In solchen einfachen Worten wird uns die Geschichte dieser Einweihung erzählt. Der Leitgedanke ist Läuterung, und sie beschloss eine Periode der Vorbereitung, eine Zeit ruhigen Dienens, und leitete einen Zyklus emsiger Tätigkeit ein. Die Reinigung der [97] niederen Natur ist ein Erfordernis, das die christliche Kirche immer betont hat, wie es auch der Hinduglaube tat. Christus hielt dieses Ideal seinen Jüngern und allen Menschen vor, wenn er sagte: «Selig sind, die reinen Herzens sind, denn sie werden Gott schauen» (Matth.
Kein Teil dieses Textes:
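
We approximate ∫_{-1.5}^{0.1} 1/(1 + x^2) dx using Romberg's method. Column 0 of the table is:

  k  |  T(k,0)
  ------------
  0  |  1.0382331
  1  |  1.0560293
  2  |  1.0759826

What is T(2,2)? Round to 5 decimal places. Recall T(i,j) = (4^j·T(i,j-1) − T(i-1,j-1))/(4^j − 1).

1.08401

Richardson extrapolation on the trapezoidal column (denominator 4−1=3):
T(1,1) = 1.0560293 + (1.0560293 − 1.0382331)/3 = 1.0619614
T(2,1) = (4·1.0759826 − 1.0560293) / 3 = 1.0826337
T(2,2) = (16·1.0826337 − 1.0619614) / 15 = 1.0840119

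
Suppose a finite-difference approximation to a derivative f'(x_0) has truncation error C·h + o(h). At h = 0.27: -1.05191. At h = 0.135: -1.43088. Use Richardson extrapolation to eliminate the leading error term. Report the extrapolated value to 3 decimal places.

-1.810

Extrapolated value = (2·A(h/2) − A(h)) / (2 − 1)
= (2·(-1.43088) − (-1.05191)) / 1
= -1.80985 / 1 = -1.80985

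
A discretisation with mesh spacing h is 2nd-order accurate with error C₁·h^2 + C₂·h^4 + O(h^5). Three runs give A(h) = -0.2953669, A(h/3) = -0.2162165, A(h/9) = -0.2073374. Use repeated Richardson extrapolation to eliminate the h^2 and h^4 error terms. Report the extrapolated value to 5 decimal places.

-0.20623

First eliminate the h^2 term (factor 3^2 = 9):
  B₁ = (9·(-0.2162165) − (-0.2953669))/8 = -0.2063227
  B₂ = (9·(-0.2073374) − (-0.2162165))/8 = -0.2062275
Then eliminate the h^4 term (factor 3^4 = 81):
  (81·(-0.2062275) − (-0.2063227))/80 = -0.2062263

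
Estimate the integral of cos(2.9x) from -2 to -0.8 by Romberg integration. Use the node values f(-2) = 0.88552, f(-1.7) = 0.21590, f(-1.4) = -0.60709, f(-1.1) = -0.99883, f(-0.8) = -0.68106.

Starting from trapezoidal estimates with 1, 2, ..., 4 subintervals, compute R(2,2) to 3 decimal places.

-0.412

R(0,0) (trapezoid, 1 panel, h=1.2000): 0.12268
R(1,0) (trapezoid, 2 panels, h=0.6000): -0.30292
R(2,0) (trapezoid, 4 panels, h=0.3000): -0.38634
R(1,1) = -0.30292 + (-0.30292 − 0.12268)/3 = -0.44479
R(2,1) = -0.38634 + (-0.38634 − (-0.30292))/3 = -0.41415
R(2,2) = -0.41415 + (-0.41415 − (-0.44479))/15 = -0.41211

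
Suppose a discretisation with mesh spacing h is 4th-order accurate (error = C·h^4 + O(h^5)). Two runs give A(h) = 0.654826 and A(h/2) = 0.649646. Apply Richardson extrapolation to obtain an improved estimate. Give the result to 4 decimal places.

The leading error scales as h^4; refining by a factor of 2 reduces it by 2^4 = 16.
Extrapolated value = (16·A(h/2) − A(h)) / (16 − 1)
= (16·0.649646 − 0.654826) / 15
= 9.739510 / 15 = 0.649301

0.6493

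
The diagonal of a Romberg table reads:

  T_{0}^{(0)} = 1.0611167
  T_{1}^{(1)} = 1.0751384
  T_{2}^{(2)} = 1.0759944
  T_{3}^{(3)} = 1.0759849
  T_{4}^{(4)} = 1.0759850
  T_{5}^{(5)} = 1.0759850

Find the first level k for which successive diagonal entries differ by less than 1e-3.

k = 2

|T_{1}^{(1)} − T_{0}^{(0)}| = 0.0140217 ≥ 1e-3
|T_{2}^{(2)} − T_{1}^{(1)}| = 0.0008560 < 1e-3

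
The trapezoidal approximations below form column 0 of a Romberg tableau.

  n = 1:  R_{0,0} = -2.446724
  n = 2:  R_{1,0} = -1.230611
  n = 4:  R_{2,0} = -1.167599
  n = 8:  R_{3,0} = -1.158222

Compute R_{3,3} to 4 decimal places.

-1.1555

Richardson extrapolation on the trapezoidal column (denominator 4−1=3):
R_{1,1} = -1.230611 + (-1.230611 − (-2.446724))/3 = -0.825240
R_{2,1} = (4·(-1.167599) − (-1.230611)) / 3 = -1.146595
R_{3,1} = -1.158222 + (-1.158222 − (-1.167599))/3 = -1.155096
R_{2,2} = (16·(-1.146595) − (-0.825240)) / 15 = -1.168019
R_{3,2} = -1.155096 + (-1.155096 − (-1.146595))/15 = -1.155663
R_{3,3} = -1.155663 + (-1.155663 − (-1.168019))/63 = -1.155467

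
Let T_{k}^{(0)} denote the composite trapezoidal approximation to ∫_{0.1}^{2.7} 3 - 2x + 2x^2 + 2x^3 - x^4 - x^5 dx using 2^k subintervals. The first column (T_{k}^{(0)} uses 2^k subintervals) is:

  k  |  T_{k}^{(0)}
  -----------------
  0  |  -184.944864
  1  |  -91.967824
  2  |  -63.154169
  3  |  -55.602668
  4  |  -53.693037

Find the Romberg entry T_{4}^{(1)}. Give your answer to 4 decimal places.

-53.0565

T_{4}^{(1)} = -53.693037 + (-53.693037 − (-55.602668))/3 = -53.056493
(Column j=1 coincides with Simpson's rule on the same nodes.)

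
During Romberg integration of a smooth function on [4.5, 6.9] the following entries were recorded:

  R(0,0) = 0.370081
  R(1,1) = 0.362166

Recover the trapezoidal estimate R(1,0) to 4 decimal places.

0.3641

From R(1,1) = (4·R(1,0) − R(0,0))/3, solve for R(1,0):
4·R(1,0) = 3·0.362166 + 0.370081 = 1.456579
R(1,0) = 0.364145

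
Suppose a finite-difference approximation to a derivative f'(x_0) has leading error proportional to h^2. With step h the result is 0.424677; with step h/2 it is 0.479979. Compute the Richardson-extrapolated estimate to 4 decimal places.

Extrapolated value = (4·A(h/2) − A(h)) / (4 − 1)
= (4·0.479979 − 0.424677) / 3
= 1.495239 / 3 = 0.498413

0.4984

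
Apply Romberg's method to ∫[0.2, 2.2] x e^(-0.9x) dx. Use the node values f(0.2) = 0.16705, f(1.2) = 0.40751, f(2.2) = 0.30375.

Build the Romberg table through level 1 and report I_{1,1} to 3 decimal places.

0.700

I_{0,0} (trapezoid, 1 panel, h=2.0000): 0.47080
I_{1,0} (trapezoid, 2 panels, h=1.0000): 0.64291
I_{1,1} = 0.64291 + (0.64291 − 0.47080)/3 = 0.70028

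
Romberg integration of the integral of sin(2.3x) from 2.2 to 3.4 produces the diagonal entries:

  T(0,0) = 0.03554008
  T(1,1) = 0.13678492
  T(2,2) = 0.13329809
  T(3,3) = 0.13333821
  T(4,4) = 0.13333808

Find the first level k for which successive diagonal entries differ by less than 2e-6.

k = 4

|T(1,1) − T(0,0)| = 0.10124484 ≥ 2e-6
|T(2,2) − T(1,1)| = 0.00348683 ≥ 2e-6
|T(3,3) − T(2,2)| = 0.00004012 ≥ 2e-6
|T(4,4) − T(3,3)| = 0.00000013 < 2e-6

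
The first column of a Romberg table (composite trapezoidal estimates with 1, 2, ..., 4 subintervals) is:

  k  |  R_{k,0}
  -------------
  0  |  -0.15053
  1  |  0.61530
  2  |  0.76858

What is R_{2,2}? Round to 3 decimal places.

Richardson extrapolation on the trapezoidal column (denominator 4−1=3):
R_{1,1} = 0.61530 + (0.61530 − (-0.15053))/3 = 0.87058
R_{2,1} = (4·0.76858 − 0.61530) / 3 = 0.81967
R_{2,2} = (16·0.81967 − 0.87058) / 15 = 0.81628

0.816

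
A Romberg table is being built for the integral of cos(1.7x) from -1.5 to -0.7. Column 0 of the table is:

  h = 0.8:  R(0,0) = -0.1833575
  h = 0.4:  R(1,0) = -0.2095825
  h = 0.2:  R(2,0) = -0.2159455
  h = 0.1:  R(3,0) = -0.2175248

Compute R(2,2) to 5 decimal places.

-0.21805

Richardson extrapolation on the trapezoidal column (denominator 4−1=3):
R(1,1) = (4·(-0.2095825) − (-0.1833575)) / 3 = -0.2183242
R(2,1) = (4·(-0.2159455) − (-0.2095825)) / 3 = -0.2180665
R(2,2) = -0.2180665 + (-0.2180665 − (-0.2183242))/15 = -0.2180493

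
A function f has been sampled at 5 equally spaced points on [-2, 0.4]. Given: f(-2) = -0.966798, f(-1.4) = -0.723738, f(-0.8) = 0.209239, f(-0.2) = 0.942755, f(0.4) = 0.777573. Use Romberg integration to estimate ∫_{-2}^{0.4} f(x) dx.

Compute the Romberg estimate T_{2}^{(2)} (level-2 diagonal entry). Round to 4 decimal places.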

V/8).

In einer alten Abhandlung über Meditation, den Yoga-Sutras des Patanjali, ruft der Lehrer aus: «Durch Läuterung kommt auch ein ruhiger Geist ... und die Fähigkeit, das Selbst zu schauen» (II, 41). Läuterung hat viele Arten und Grade. Da ist physische Reinheit und moralische Reinheit, da ist auch jene magnetische Reinheit, die den Menschen zu einem Kanal für geistige Kraft macht. Da ist psychische Reinheit, die selten zu finden ist, und mentale Reinheit. Das Wort «purity» = Reinheit kommt von dem Sanskritwort «pur») das Freiheit von Vermischung bedeutet, von Begrenzung und vom Gefangensein des Geistes in den Ketten der Materie. Es gibt keine Zielerreichung ohne Läuterung. Es gibt keine Möglichkeit für unser Schauen und Manifestieren von Göttlichkeit ohne Hindurchgehen durch die reinigenden Wasser. In der Welt geht heute ein grosses Reinemachen vor sich. Eine «asketische Reinigung» und eine erzwungene Abstinenz von vielem, was bis jetzt begehrenswert erschien, geschieht in der Welt, und keiner von uns kann dem entrinnen. Das ist verursacht durch das Zusammenbrechen des Wirtschaftssystems und der vielen anderen Systeme, die sich in der modernen Welt als ungeeignet erwiesen haben. Läuterung wird uns aufgezwungen, und die Folge muss ein Sinn für wahrere Werte sein. Eine Reinigung von falschen Idealen, eine Läuterung der Menschheit von unredlichen Massstäben und unerwünschten Zielen wird machtvoll in dieser Zeit angewendet. Vielleicht bedeutet dies, dass heutzutage viele Menschen zum Jordan hinuntergehen, um in die reinigenden Wasser einzutreten. Möge die selbst-auferlegte asketische Reinigung und die Erkenntnis ihres Wertes durch die Pioniere der menschlichen Familie insofern erfolgreich sein, dass sie zur Pforte der Einweihung führt!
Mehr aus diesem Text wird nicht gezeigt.